A map from the presentation in which TfL explained its plans, showing the reduction in bus numbers on key arteries. Hilariously, notes Darryl Chamberlain, “It no longer produces its own maps, so has had to use one prepared by a bus enthusiast”.

The plans might even free up buses and staff to increase frequencies in outer London where demand hasn’t fallen – though these plans won’t be unveiled until next year and, for reasons I’ll come to below, I’ll believe it when we see it.

2) For many bus users, a lot of these changes will pass almost unnoticed

By my count, I use nine of the affected routes with any regularity – but only three of the changes are things that I’m likely to be at all inconvenienced by. Most of the changes either affect a part of the route I don’t take, or one where there are easy, and pain free alternatives.

This is anecdotal, obviously – perhaps I’m just lucky. But my suspicion is that a lot of these changes will go unnoticed by most passengers. It’s only the sheer number of them happening at once that makes this look like a big deal.

3) The Hopper fare makes this easier...

Once upon a time, if you had to switch buses, you had to pay a second fare. This isn’t true of journeys on the tube or railways – and since bus passengers have, on average, less money than tube passengers, it amounted to a pretty unfair tax on poorer Londoners.

But in January, in what is probably his most notable policy achievement of his two years in office so far, London’s mayor Sadiq Khan changed the rules. Now you can take as many buses as you want within an hour, for a single fare: that means you can switch buses without paying a penalty.

That will have made it easier for TfL to cut routes back: replacing a direct bus journey with one that requires a change no longer means imposing a financial penalty on passengers.


4) ...but not that easy

That’s about where the good news stops, though – because there are reasons other than cost why people prefer direct bus routes. Needing to change buses will be difficult for anyone with any form of mobility impairment, for example. Even for those of us lucky enough not to fall into that category, it’ll be annoying: it’s just easier to stay in one seat for 40 minutes than to get turfed off and have to fight for a new one halfway through.

More than that, from the passengers’ point of view, excess capacity feels quite good a lot of the time: it means your bus may well be nice and empty. Reducing the number of buses along those key corridors will also make those that remain more crowded.

5) The motive is almost certainly financial

Another of Sadiq Khan’s big policy promises was to freeze fares.

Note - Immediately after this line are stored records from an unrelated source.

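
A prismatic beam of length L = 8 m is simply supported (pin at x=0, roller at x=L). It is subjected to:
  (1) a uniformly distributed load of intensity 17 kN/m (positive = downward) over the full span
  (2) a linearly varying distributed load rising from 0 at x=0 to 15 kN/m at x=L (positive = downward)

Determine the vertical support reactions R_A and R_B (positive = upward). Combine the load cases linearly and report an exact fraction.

R_A = 88 kN, R_B = 108 kN

Load 1 — uniform load w=17 kN/m over full span:
  R_A = wL/2 = 17·8/2 = 68 kN
  R_B = wL/2 = 17·8/2 = 68 kN
Load 2 — triangular load w₀=15 kN/m (0→w₀ over full span):
  R_A = w₀L/6 = 15·8/6 = 20 kN
  R_B = w₀L/3 = 15·8/3 = 40 kN
Superposition: R_A = 88 kN, R_B = 108 kN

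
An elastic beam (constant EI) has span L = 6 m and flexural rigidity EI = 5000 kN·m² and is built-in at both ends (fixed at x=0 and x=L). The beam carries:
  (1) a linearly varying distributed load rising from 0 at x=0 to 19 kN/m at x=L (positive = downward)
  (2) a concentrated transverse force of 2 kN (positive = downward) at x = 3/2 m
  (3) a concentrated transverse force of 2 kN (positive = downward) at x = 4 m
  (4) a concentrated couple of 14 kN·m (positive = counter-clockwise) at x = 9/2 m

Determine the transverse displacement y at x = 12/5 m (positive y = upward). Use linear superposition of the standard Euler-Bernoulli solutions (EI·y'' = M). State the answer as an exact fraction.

y(12/5) = -14062193/1875000000 m

Load 1 — triangular load w₀=19 kN/m (0→w₀ over full span):
  y_1 = -w₀x²(L-x)²(x+2L)/(120LEI) = -19·(12/5)²·(6-(12/5))²·((12/5)+2·6)/(120·6·5000) = -55404/9765625 m
Load 2 — point force P=2 kN at a=3/2 m (b=L-a=9/2):
  y_2 = -Pa²(L-x)²(3bL-(3b+a)(L-x))/(6L³EI)  [x>a] = -2·(3/2)²·(6-(12/5))²·(3·(9/2)·6-(3·(9/2)+(3/2))·(6-(12/5)))/(6·6³·5000) = -243/1000000 m
Load 3 — point force P=2 kN at a=4 m (b=L-a=2):
  y_3 = -Pb²x²(3aL-(3a+b)x)/(6L³EI)  [x≤a] = -2·2²·(12/5)²·(3·4·6-(3·4+2)·(12/5))/(6·6³·5000) = -64/234375 m
Load 4 — applied couple M₀=14 kN·m at a=9/2 m (b=L-a=3/2):
  y_4 = (R_Ax³/6 - M_Ax²/2)/EI  [x≤a] with R_A=21/8, M_A=35/8 = ((21/8)·(12/5)³/6 - (35/8)·(12/5)²/2)/5000 = -819/625000 m
Superposition: y = Σ y_i = -14062193/1875000000 m ≈ -0.007500 m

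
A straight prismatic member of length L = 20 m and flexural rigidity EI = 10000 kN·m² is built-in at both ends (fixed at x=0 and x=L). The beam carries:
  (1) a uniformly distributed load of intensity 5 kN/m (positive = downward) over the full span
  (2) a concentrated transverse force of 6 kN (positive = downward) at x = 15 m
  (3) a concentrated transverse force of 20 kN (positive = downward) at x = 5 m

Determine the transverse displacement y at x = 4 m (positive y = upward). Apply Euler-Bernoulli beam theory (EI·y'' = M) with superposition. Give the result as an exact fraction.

y(4) = -139/1200 m

Load 1 — uniform load w=5 kN/m over full span:
  y_1 = -wx²(L-x)²/(24EI) = -5·4²·(20-4)²/(24·10000) = -32/375 m
Load 2 — point force P=6 kN at a=15 m (b=L-a=5):
  y_2 = -Pb²x²(3aL-(3a+b)x)/(6L³EI)  [x≤a] = -6·5²·4²·(3·15·20-(3·15+5)·4)/(6·20³·10000) = -7/2000 m
Load 3 — point force P=20 kN at a=5 m (b=L-a=15):
  y_3 = -Pb²x²(3aL-(3a+b)x)/(6L³EI)  [x≤a] = -20·15²·4²·(3·5·20-(3·5+15)·4)/(6·20³·10000) = -27/1000 m
Superposition: y = Σ y_i = -139/1200 m ≈ -0.115833 m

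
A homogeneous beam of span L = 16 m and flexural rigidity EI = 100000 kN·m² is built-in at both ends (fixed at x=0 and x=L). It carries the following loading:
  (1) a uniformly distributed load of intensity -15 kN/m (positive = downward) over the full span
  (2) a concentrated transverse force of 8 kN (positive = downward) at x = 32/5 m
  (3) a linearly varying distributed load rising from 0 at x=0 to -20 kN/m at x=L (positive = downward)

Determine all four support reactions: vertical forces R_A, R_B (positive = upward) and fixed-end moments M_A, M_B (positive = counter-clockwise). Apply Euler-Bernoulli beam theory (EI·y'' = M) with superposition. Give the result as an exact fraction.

R_A = -20352/125 kN, M_A = -177088/375 kN·m, R_B = -28648/125 kN, M_B = 70464/125 kN·m

Load 1 — uniform load w=-15 kN/m over full span:
  R_A = wL/2 = (-15)·16/2 = -120 kN
  M_A = wL²/12 = (-15)·16²/12 = -320 kN·m
  R_B = wL/2 = (-15)·16/2 = -120 kN
  M_B = -wL²/12 = -(-15)·16²/12 = 320 kN·m
Load 2 — point force P=8 kN at a=32/5 m (b=L-a=48/5):
  R_A = Pb²(3a+b)/L³ = 8·(48/5)²·(3·(32/5)+(48/5))/16³ = 648/125 kN
  M_A = Pab²/L² = 8·(32/5)·(48/5)²/16² = 2304/125 kN·m
  R_B = Pa²(a+3b)/L³ = 8·(32/5)²·((32/5)+3·(48/5))/16³ = 352/125 kN
  M_B = -Pa²b/L² = -8·(32/5)²·(48/5)/16² = -1536/125 kN·m
Load 3 — triangular load w₀=-20 kN/m (0→w₀ over full span):
  R_A = 3w₀L/20 = 3·(-20)·16/20 = -48 kN
  M_A = w₀L²/30 = (-20)·16²/30 = -512/3 kN·m
  R_B = 7w₀L/20 = 7·(-20)·16/20 = -112 kN
  M_B = -w₀L²/20 = -(-20)·16²/20 = 256 kN·m
Superposition: R_A = -20352/125 kN, M_A = -177088/375 kN·m, R_B = -28648/125 kN, M_B = 70464/125 kN·m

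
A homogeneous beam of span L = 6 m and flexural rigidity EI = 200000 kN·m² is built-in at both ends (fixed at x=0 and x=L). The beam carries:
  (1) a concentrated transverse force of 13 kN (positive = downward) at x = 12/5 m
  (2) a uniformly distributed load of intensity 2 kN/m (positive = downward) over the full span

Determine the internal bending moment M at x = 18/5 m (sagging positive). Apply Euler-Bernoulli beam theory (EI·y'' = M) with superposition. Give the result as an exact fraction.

M(18/5) = 3834/625 kN·m

Load 1 — point force P=13 kN at a=12/5 m (b=L-a=18/5):
  M_1 = Pa²(a+3b)(L-x)/L³ - Pa²b/L²  [x>a] = 13·(12/5)²·((12/5)+3·(18/5))·(6-(18/5))/6³ - 13·(12/5)²·(18/5)/6² = 2184/625 kN·m
Load 2 — uniform load w=2 kN/m over full span:
  M_2 = wLx/2 - wL²/12 - wx²/2 = 2·6·(18/5)/2 - 2·6²/12 - 2·(18/5)²/2 = 66/25 kN·m
Superposition: M = Σ M_i = 3834/625 kN·m ≈ 6.134400 kN·m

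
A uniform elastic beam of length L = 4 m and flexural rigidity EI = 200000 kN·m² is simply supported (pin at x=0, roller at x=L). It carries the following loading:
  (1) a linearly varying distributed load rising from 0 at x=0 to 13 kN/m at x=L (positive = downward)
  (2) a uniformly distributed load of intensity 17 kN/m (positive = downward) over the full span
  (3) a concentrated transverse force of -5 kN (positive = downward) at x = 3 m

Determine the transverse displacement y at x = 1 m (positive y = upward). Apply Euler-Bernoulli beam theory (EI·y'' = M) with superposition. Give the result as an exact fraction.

y(1) = -1671/6400000 m

Load 1 — triangular load w₀=13 kN/m (0→w₀ over full span):
  y_1 = -w₀x(7L⁴-10L²x²+3x⁴)/(360LEI) = -13·1·(7·4⁴-10·4²·1²+3·1⁴)/(360·4·200000) = -1417/19200000 m
Load 2 — uniform load w=17 kN/m over full span:
  y_2 = -wx(L³-2Lx²+x³)/(24EI) = -17·1·(4³-2·4·1²+1³)/(24·200000) = -323/1600000 m
Load 3 — point force P=-5 kN at a=3 m (b=L-a=1):
  y_3 = -Pbx(L²-b²-x²)/(6LEI)  [x≤a] = -(-5)·1·1·(4²-1²-1²)/(6·4·200000) = 7/480000 m
Superposition: y = Σ y_i = -1671/6400000 m ≈ -0.000261 m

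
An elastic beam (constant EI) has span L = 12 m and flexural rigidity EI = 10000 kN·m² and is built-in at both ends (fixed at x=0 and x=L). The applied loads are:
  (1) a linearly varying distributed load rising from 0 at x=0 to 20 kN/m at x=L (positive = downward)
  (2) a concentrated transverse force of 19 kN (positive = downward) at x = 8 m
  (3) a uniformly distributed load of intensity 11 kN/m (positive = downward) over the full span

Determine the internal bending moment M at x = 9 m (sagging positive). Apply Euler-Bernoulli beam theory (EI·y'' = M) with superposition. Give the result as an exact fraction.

M(9) = 454/9 kN·m

Load 1 — triangular load w₀=20 kN/m (0→w₀ over full span):
  M_1 = 3w₀Lx/20 - w₀L²/30 - w₀x³/(6L) = 3·20·12·9/20 - 20·12²/30 - 20·9³/(6·12) = 51/2 kN·m
Load 2 — point force P=19 kN at a=8 m (b=L-a=4):
  M_2 = Pa²(a+3b)(L-x)/L³ - Pa²b/L²  [x>a] = 19·8²·(8+3·4)·(12-9)/12³ - 19·8²·4/12² = 76/9 kN·m
Load 3 — uniform load w=11 kN/m over full span:
  M_3 = wLx/2 - wL²/12 - wx²/2 = 11·12·9/2 - 11·12²/12 - 11·9²/2 = 33/2 kN·m
Superposition: M = Σ M_i = 454/9 kN·m ≈ 50.444444 kN·m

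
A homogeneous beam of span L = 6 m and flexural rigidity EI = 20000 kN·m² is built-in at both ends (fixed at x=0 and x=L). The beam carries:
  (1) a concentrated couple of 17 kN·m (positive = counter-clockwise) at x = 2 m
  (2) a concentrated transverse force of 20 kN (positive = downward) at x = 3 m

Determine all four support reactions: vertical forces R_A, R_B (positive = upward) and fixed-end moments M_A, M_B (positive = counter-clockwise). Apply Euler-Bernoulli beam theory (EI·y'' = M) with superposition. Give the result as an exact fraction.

Load 1 — applied couple M₀=17 kN·m at a=2 m (b=L-a=4):
  R_A = 6M₀ab/L³ = 6·17·2·4/6³ = 34/9 kN
  M_A = M₀b(2a-b)/L² = 17·4·(2·2-4)/6² = 0 kN·m
  R_B = -6M₀ab/L³ = -6·17·2·4/6³ = -34/9 kN
  M_B = M₀a(2b-a)/L² = 17·2·(2·4-2)/6² = 17/3 kN·m
Load 2 — point force P=20 kN at a=3 m (b=L-a=3):
  R_A = Pb²(3a+b)/L³ = 20·3²·(3·3+3)/6³ = 10 kN
  M_A = Pab²/L² = 20·3·3²/6² = 15 kN·m
  R_B = Pa²(a+3b)/L³ = 20·3²·(3+3·3)/6³ = 10 kN
  M_B = -Pa²b/L² = -20·3²·3/6² = -15 kN·m
Superposition: R_A = 124/9 kN, M_A = 15 kN·m, R_B = 56/9 kN, M_B = -28/3 kN·m

R_A = 124/9 kN, M_A = 15 kN·m, R_B = 56/9 kN, M_B = -28/3 kN·m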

He made this promise at a time when central government is massively reducing the financial support it gives TfL (the work, Chamberlain notes, of Evening Standard editor George Osborne, back when he was chancellor). And the Hopper fare, while a great idea in many ways, means a further reduction in income.

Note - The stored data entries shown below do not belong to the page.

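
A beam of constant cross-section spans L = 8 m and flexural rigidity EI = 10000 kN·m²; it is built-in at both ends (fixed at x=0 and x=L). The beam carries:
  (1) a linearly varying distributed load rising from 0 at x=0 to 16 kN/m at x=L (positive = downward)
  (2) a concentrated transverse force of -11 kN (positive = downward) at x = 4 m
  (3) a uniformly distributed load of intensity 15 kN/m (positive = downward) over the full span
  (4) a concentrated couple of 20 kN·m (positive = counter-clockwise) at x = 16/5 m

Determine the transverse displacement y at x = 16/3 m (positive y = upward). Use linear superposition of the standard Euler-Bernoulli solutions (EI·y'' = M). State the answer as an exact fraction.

y(16/3) = -37642/2278125 m

Load 1 — triangular load w₀=16 kN/m (0→w₀ over full span):
  y_1 = -w₀x²(L-x)²(x+2L)/(120LEI) = -16·(16/3)²·(8-(16/3))²·((16/3)+2·8)/(120·8·10000) = -16384/2278125 m
Load 2 — point force P=-11 kN at a=4 m (b=L-a=4):
  y_2 = -Pa²(L-x)²(3bL-(3b+a)(L-x))/(6L³EI)  [x>a] = -(-11)·4²·(8-(16/3))²·(3·4·8-(3·4+4)·(8-(16/3)))/(6·8³·10000) = 22/10125 m
Load 3 — uniform load w=15 kN/m over full span:
  y_3 = -wx²(L-x)²/(24EI) = -15·(16/3)²·(8-(16/3))²/(24·10000) = -128/10125 m
Load 4 — applied couple M₀=20 kN·m at a=16/5 m (b=L-a=24/5):
  y_4 = (R_Ax³/6 - M_Ax²/2 - M₀(x-a)²/2)/EI  [x>a] with R_A=18/5, M_A=12/5 = ((18/5)·(16/3)³/6 - (12/5)·(16/3)²/2 - 20·((16/3)-(16/5))²/2)/10000 = 32/28125 m
Superposition: y = Σ y_i = -37642/2278125 m ≈ -0.016523 m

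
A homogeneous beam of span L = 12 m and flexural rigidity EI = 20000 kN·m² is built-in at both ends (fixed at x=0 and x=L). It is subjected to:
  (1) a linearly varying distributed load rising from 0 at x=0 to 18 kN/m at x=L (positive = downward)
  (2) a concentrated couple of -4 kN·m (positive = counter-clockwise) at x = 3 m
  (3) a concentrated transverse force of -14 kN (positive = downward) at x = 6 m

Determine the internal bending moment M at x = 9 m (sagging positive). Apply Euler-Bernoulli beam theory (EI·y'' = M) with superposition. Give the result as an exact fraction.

M(9) = 913/40 kN·m

Load 1 — triangular load w₀=18 kN/m (0→w₀ over full span):
  M_1 = 3w₀Lx/20 - w₀L²/30 - w₀x³/(6L) = 3·18·12·9/20 - 18·12²/30 - 18·9³/(6·12) = 459/20 kN·m
Load 2 — applied couple M₀=-4 kN·m at a=3 m (b=L-a=9):
  M_2 = R_Ax - M_A - M₀  [x>a] with R_A=-3/8, M_A=3/4 = (-3/8)·9 - (3/4) - (-4) = -1/8 kN·m
Load 3 — point force P=-14 kN at a=6 m (b=L-a=6):
  M_3 = Pa²(a+3b)(L-x)/L³ - Pa²b/L²  [x>a] = (-14)·6²·(6+3·6)·(12-9)/12³ - (-14)·6²·6/12² = 0 kN·m
Superposition: M = Σ M_i = 913/40 kN·m ≈ 22.825000 kN·m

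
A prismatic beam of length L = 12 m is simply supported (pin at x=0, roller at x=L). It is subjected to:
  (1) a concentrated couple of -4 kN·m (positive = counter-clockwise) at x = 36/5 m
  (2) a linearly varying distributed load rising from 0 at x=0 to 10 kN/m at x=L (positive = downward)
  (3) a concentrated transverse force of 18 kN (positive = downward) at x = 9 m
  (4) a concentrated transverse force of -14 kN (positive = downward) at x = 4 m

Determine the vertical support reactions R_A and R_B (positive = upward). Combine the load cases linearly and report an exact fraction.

R_A = 89/6 kN, R_B = 295/6 kN

Load 1 — applied couple M₀=-4 kN·m at a=36/5 m (b=L-a=24/5):
  R_A = M₀/L = (-4)/12 = -1/3 kN
  R_B = -M₀/L = -(-4)/12 = 1/3 kN
Load 2 — triangular load w₀=10 kN/m (0→w₀ over full span):
  R_A = w₀L/6 = 10·12/6 = 20 kN
  R_B = w₀L/3 = 10·12/3 = 40 kN
Load 3 — point force P=18 kN at a=9 m (b=L-a=3):
  R_A = Pb/L = 18·3/12 = 9/2 kN
  R_B = Pa/L = 18·9/12 = 27/2 kN
Load 4 — point force P=-14 kN at a=4 m (b=L-a=8):
  R_A = Pb/L = (-14)·8/12 = -28/3 kN
  R_B = Pa/L = (-14)·4/12 = -14/3 kN
Superposition: R_A = 89/6 kN, R_B = 295/6 kN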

So: TfL is scrambling for cash: this is why I remain cynical about those new outer London bus routes. I would be amazed if money wasn’t a motivation here, not least because...

6) TfL thinks no one will notice

Any attempt to reduce tube frequencies, let alone close a station, would result in uproar. Hashtag campaigners! Angry people pointing at things in local newspapers! Damning reports on the front of the Evening Standard from the bloke who made it happen!

Buses, though? Their routes change, slightly, all the time. And do you really notice whether your local route comes every 10 minutes or every 12? That’s not to mention the fact that bus passengers, as previously noted, tend to be poorer – and so, less vocal – than tube passengers.

So cuts, and the savings they bring, are much easier to sneak through. TfL probably would have gotten away with it, too, if it hadn’t been for those meddling bloggers.

Although...

7) Scrapping the C2 might be a mistake

The C2 runs from Parliament Hill, through Kentish Town and Camden to Oxford Circus. In other words, it links north London, where a lot of journalists live, to the offices of the BBC and Buzzfeed.

As occasional New Statesman writer James Ball notes, this is probably not the easiest route to quietly shelve.

8) None of this is set in stone

The consultation doesn’t even begin until next month and then will run for six weeks – so all these plans may yet be forgotten. We shall see.